Phillip Gerbert and Holger Rubel (both Boston Consulting Group) published an interesting review of the Solar sector and its strategic position both in the pre-2009 years and its outlook for the next decade. A research piece by JPMorgan‘s Gokul Hariharan, Shoji Sato and Carrie Liu comes to their support although takes a more holistic, if not biased view.
The key observation remains: despite the phenomenal energy we could generate on the back of the sun, the costs to do so remains restrictive. Today, the authors claim, only 0.1% of the energy mix comes from solar; by 2020 it may be as ‘high’ as 2%. There is the issue of moving variables, Phillip and Holger elude to, but not explore further. Anxillary industries such as the electric vehicle and smart grid companies, may come as helpful support. Ceteris paribus, and if all parts move in the right direction, the path to solar may be faster then expected as the perceived benefits to both companies and society starts to accelerate in the eye of the beholders.
The Venture Capital industry is pumping significant amounts of capital into the solar sector (in fact, the bulk of all renewable investments goes towards solars technologies) which should reap some rewards in the next 3-7 years, subject to vintage years.
Focusing on the supply side constrains, the silicon spot price reached a peak at $400 whilst long-term contract deals were struck at a fraction of the price. However, whenever the economic rent is too good to be true, entrepreneurs as well as corporates enter the market and ramp up capacity. Sounds like a typical China-syndrome: becoming a market leader irrespective of the long-term implications whether the supply-demand balance is sustainable. The consequence, margins drop off and firms struggle to survive.

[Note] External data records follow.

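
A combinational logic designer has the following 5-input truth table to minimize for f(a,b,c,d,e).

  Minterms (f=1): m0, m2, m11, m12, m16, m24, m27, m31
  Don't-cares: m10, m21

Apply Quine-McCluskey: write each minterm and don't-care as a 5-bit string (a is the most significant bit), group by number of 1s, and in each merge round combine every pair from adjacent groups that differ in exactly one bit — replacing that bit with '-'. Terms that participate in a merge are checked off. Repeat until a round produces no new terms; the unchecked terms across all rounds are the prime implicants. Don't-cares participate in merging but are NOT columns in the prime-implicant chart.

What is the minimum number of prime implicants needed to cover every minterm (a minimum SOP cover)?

[col 0] 00000*, 00010*, 01010*, 01011*, 01100, 10000*, 10101, 11000*, 11011*, 11111*
[col 1] -0000, -1011, 0-010, 000-0, 0101-, 1-000, 11-11
Prime implicants: -0000, -1011, 0-010, 000-0, 0101-, 01100, 1-000, 10101, 11-11
PI chart (minterm → PIs covering it):
  0 | -0000,000-0
  2 | 0-010,000-0
  11 | -1011,0101-
  12 | 01100  (sole → essential)
  16 | -0000,1-000
  24 | 1-000  (sole → essential)
  27 | -1011,11-11
  31 | 11-11  (sole → essential)
Essential prime implicants: 01100, 1-000, 11-11
Petrick residual → -1011, 000-0
Minimum SOP uses 5 PIs: bc'de + a'b'c'e' + a'bcd'e' + ac'd'e' + abde

5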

The McKinsey chart below shows that Chinese corporates are significantly ramping up the capabilities in the silicon supply chain. Again, the credo of ‘lets become world leader’ is an interesting one. We had a meeting with a CEO of a Chinese company who proudly presented to us that they had a achieved their goal of being #1 in their industry. He could not answer the question what vision and objectives the firm would focus on from now on. Equally he did not see the issue of now being the one to chase and he did not yet know what industry leadership abilities he had to prove. The silicon industry may walk down a similar path.

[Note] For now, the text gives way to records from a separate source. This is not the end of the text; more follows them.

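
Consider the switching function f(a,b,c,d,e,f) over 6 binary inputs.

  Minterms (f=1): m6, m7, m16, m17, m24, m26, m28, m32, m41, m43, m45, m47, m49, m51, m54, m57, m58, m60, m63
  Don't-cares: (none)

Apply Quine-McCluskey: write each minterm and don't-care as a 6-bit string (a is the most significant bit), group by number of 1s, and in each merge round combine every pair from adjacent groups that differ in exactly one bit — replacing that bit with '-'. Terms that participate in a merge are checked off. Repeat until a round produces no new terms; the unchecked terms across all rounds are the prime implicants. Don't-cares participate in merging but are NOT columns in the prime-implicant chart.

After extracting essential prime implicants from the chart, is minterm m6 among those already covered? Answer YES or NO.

YES

[col 0] 000110*, 000111*, 010000*, 010001*, 011000*, 011010*, 011100*, 100000, 101001*, 101011*, 101101*, 101111*, 110001*, 110011*, 110110, 111001*, 111010*, 111100*, 111111*
[col 1] -10001, -11010, -11100, 00011-, 01-000, 01000-, 011-00, 0110-0, 1-1001, 1-1111, 101-01*, 101-11*, 1010-1*, 1011-1*, 11-001, 1100-1
[col 2] 101--1
Prime implicants: -10001, -11010, -11100, 00011-, 01-000, 01000-, 011-00, 0110-0, 1-1001, 1-1111, 100000, 101--1, 11-001, 1100-1, 110110
PI chart (minterm → PIs covering it):
  6 | 00011-  (sole → essential)
  7 | 00011-  (sole → essential)
  16 | 01-000,01000-
  17 | -10001,01000-
  24 | 01-000,011-00,0110-0
  26 | -11010,0110-0
  28 | -11100,011-00
  32 | 100000  (sole → essential)
  41 | 1-1001,101--1
  43 | 101--1  (sole → essential)
  45 | 101--1  (sole → essential)
  47 | 1-1111,101--1
  49 | -10001,11-001,1100-1
  51 | 1100-1  (sole → essential)
  54 | 110110  (sole → essential)
  57 | 1-1001,11-001
  58 | -11010  (sole → essential)
  60 | -11100  (sole → essential)
  63 | 1-1111  (sole → essential)
Essential prime implicants: -11010, -11100, 00011-, 1-1111, 100000, 101--1, 1100-1, 110110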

An interesting presentation on the silicon industry put together by Wacker Chemie can be found here. Wacker Chemie is one of the leading suppliers of silicon and they have a number of business units that deliver products to the solar industry.

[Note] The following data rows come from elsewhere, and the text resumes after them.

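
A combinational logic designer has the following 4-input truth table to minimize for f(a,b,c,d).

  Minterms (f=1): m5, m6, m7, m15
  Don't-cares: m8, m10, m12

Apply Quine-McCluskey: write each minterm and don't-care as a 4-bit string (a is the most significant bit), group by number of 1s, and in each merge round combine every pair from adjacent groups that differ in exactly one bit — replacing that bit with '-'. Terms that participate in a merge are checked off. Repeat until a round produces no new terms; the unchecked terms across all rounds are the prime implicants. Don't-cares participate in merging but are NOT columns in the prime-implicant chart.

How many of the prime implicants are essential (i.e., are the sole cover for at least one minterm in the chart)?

3

[col 0] 0101*, 0110*, 0111*, 1000*, 1010*, 1100*, 1111*
[col 1] -111, 01-1, 011-, 1-00, 10-0
Prime implicants: -111, 01-1, 011-, 1-00, 10-0
PI chart (minterm → PIs covering it):
  5 | 01-1  (sole → essential)
  6 | 011-  (sole → essential)
  7 | -111,01-1,011-
  15 | -111  (sole → essential)
Essential prime implicants: -111, 01-1, 011-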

Todays news on MEMC (dropping 17% in intra-day trading) may be a sign for significant struggles ahead. The jury is out when the solar market will take a turn. Meanwhile, we continue to think that investors struggle to extract sustainable returns of the sector. A possible route to see significant total returns may be to back leading VC players who are able to spend significant resources filtering through the many start-ups that are trying to commercialize low-cost solutions. However, patience may be key at this stage.